C'est la fin des éditeurs. Devenus de simples marchands, ils n'ont plus notre confiance et la technologie nous en dispense. Ce tableau de Tiepolo fils invite à leur tourner le dos. Grouillot de son célèbre père pendant des années pour brosser des tableaux académiques sans âme, Giandomenico Tiepolo a pris sa mesure après la mort du père, osant des fresques "impubliables" à son époque. A l'imposteur succèda un vrai artiste.

lundi 23 décembre 2013

Une maison où écrire

Une "Maison de l'Écriture" va ouvrir prochainement à Montricher, dans le Jura suisse. Ce sera à la fois un lieu de résidence pour les auteurs et un lieu d'animations sur la littérature (conférences, expositions, spectacles). Très belle initiative. Trop belle. Décor fastueux. Architecture d'avant-garde. L'édifice a coûté une fortune (suisse) et sera vraisemblablement réservé à des invités de marque. À des auteurs de marque (reconnue). Tenue correcte exigée. On y parlera bas et pointu, pour des propos de grande intelligence rapportés par la presse.

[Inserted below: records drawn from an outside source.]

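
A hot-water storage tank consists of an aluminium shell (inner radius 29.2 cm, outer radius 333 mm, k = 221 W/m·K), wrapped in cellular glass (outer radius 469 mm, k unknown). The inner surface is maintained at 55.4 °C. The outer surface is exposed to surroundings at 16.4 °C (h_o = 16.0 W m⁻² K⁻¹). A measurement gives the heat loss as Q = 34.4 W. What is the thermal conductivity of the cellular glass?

k = 0.0624 W/m·K

ΣR = ΔT/Q = |55.4 − 16.4|/34.4 = 1.134 K/W
Known resistances:
  R_aluminium = (1/0.292 − 1/0.333)/(4πk) = 0.4217/(4π·221) = 1.518×10^-4 K/W
  R_conv,out = 1/(4πr²h) = 1/(4π·0.469²·16.0) = 0.02261 K/W
R_cellular glass = ΣR − ΣR_known = 1.134 − 0.02276 = 1.111 K/W
(1/r₁−1/r₂)/(4πk) = 1.111 ⇒ k = 0.8708/(4π·1.111) = 0.0624 W/m·K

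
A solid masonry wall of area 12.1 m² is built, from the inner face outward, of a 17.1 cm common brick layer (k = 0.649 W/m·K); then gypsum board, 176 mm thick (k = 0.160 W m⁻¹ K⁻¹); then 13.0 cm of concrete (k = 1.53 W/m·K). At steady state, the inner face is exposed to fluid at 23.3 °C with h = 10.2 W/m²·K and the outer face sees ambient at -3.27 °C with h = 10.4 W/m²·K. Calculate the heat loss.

Q = 196 W

Treat each layer as a resistance in series:
  R_conv,in = 1/(hA) = 1/(10.2·12.1) = 0.008102 K/W
  R_common brick = L/(kA) = 0.171/(0.649·12.1) = 0.02178 K/W
  R_gypsum board = L/(kA) = 0.176/(0.160·12.1) = 0.09091 K/W
  R_concrete = L/(kA) = 0.130/(1.53·12.1) = 0.007022 K/W
  R_conv,out = 1/(hA) = 1/(10.4·12.1) = 0.007947 K/W
ΣR = 0.008102 + 0.02178 + 0.09091 + 0.007022 + 0.007947 = 0.1358 K/W
Q = ΔT/ΣR = (23.3 °C − -3.27 °C)/0.1358 = 196 W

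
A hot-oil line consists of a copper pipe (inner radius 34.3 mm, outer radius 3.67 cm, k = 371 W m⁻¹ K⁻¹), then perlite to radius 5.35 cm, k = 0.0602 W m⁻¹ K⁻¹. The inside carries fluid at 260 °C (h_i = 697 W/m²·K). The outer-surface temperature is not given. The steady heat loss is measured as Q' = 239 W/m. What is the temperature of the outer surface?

Series resistances:
  R'_conv,in = 1/(2πr h) = 1/(2π·0.0343·697) = 0.006657 m·K/W
  R'_copper = ln(0.0367/0.0343)/(2πk) = 0.06763/(2π·371) = 2.901×10^-5 m·K/W
  R'_perlite = ln(0.0535/0.0367)/(2πk) = 0.3769/(2π·0.0602) = 0.9964 m·K/W
ΣR = 1.003 m·K/W
ΔT = Q'·ΣR = 239 × 1.003 = 239.7 K
Heat flows outward, so T_out = T_in − ΔT = 260 − 239.7 = 20.3 °C

T_out = 20.3 °C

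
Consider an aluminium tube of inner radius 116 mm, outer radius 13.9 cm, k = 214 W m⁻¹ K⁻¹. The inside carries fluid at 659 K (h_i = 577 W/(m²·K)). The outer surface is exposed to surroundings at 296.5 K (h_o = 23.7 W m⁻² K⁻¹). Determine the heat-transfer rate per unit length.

Treat each layer as a resistance in series:
  R'_conv,in = 1/(2πr h) = 1/(2π·0.116·577) = 0.002378 m·K/W
  R'_aluminium = ln(0.139/0.116)/(2πk) = 0.1809/(2π·214) = 1.345×10^-4 m·K/W
  R'_conv,out = 1/(2πr h) = 1/(2π·0.139·23.7) = 0.04831 m·K/W
ΣR = 0.002378 + 1.345×10^-4 + 0.04831 = 0.05082 m·K/W
Q' = ΔT/ΣR = (659 K − 296.5 K)/0.05082 = 7130 W/m

Q' = 7.13 kW/m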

Le projet de "maison d'écriture" de l'association L'Ermitage est tout autre. On descend dans les faubourgs, la littérature a perdu sa majuscule. La porte sera ouverte à tous ceux qui écrivent, car écrire, c'est penser la vie, ce qui en fait une activité spirituelle, étrangère au souci de la gamelle des animaux domestiques et de la "pathologie du profit" dénoncée par Noam Chomsky. Arrachons le mot spiritualité des mains sales de la religion, affirmons-le haut et clair, on n'est pas des bêtes!

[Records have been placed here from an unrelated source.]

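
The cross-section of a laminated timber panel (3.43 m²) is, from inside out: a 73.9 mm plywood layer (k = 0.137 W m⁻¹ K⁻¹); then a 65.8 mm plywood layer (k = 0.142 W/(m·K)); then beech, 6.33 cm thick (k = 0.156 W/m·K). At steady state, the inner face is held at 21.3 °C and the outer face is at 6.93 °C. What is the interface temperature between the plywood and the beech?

Series thermal resistances, inner to outer:
  R_plywood = L/(kA) = 0.0739/(0.137·3.43) = 0.1573 K/W
  R_plywood = L/(kA) = 0.0658/(0.142·3.43) = 0.1351 K/W
  R_beech = L/(kA) = 0.0633/(0.156·3.43) = 0.1183 K/W
ΣR = 0.1573 + 0.1351 + 0.1183 = 0.4107 K/W
Q = ΔT/ΣR = (21.3 °C − 6.93 °C)/0.4107 = 34.99 W
From the inner boundary to the plywood/beech interface, ΣR_partial = 0.2924 K/W.
T_interface = T_in − Q·ΣR_partial = 21.3 °C − (34.99)(0.2924) = 11.1 °C

T = 11.1 °C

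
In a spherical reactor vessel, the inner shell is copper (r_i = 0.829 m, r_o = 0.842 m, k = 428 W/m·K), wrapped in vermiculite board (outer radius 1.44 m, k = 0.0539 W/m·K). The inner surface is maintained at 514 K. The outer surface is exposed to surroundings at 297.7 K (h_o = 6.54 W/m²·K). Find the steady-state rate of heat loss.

Q = 295 W

Series thermal resistances, inner to outer:
  R_copper = (1/0.829 − 1/0.842)/(4πk) = 0.01862/(4π·428) = 3.463×10^-6 K/W
  R_vermiculite board = (1/0.842 − 1/1.44)/(4πk) = 0.4932/(4π·0.0539) = 0.7282 K/W
  R_conv,out = 1/(4πr²h) = 1/(4π·1.44²·6.54) = 0.005868 K/W
ΣR = 3.463×10^-6 + 0.7282 + 0.005868 = 0.7341 K/W
Q = ΔT/ΣR = (514 K − 297.7 K)/0.7341 = 295 W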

Cette référence à la dignité est au fondement même de la maison de l'écriture qui se construira au bord du fleuve Orb, dans l'Hérault. C'est beau, d'écrire. Beau et bon, même sans ambition littéraire.

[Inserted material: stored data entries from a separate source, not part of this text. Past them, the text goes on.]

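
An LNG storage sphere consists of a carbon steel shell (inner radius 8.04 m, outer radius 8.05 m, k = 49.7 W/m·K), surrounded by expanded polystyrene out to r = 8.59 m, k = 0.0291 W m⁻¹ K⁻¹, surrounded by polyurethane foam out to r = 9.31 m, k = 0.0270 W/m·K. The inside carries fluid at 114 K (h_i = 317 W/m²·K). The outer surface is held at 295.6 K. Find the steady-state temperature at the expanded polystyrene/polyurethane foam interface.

T = 195.0 K

Resistance network (inner→outer):
  R_conv,in = 1/(4πr²h) = 1/(4π·8.04²·317) = 3.883×10^-6 K/W
  R_carbon steel = (1/8.04 − 1/8.05)/(4πk) = 1.545×10^-4/(4π·49.7) = 2.474×10^-7 K/W
  R_expanded polystyrene = (1/8.05 − 1/8.59)/(4πk) = 0.007809/(4π·0.0291) = 0.02136 K/W
  R_polyurethane foam = (1/8.59 − 1/9.31)/(4πk) = 0.009003/(4π·0.0270) = 0.02653 K/W
ΣR = 3.883×10^-6 + 2.474×10^-7 + 0.02136 + 0.02653 = 0.04789 K/W
Q = ΔT/ΣR = (114 K − 295.6 K)/0.04789 = -3792 W
From the inner boundary to the expanded polystyrene/polyurethane foam interface, ΣR_partial = 0.02136 K/W.
T_interface = T_in − Q·ΣR_partial = 114 K − (-3792)(0.02136) = 195.0 K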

D'ailleurs, la vraie littérature s'accommode mal d'une "ambition". Comme le dit Jean Dubuffet: "L’art ne vient pas coucher dans les lits qu’on a faits pour lui ; il se sauve aussitôt qu’on prononce son nom : ce qu’il aime c’est l’incognito. Ses meilleurs moments sont quand il oublie comment il s’appelle."
Une fleur sauvage, surgie on ne sait comment sur le bas côté de la route, peut avoir plus de valeur qu'un bouquet composé par un artiste du genre. Et relisons les "Lettres à un jeune poète".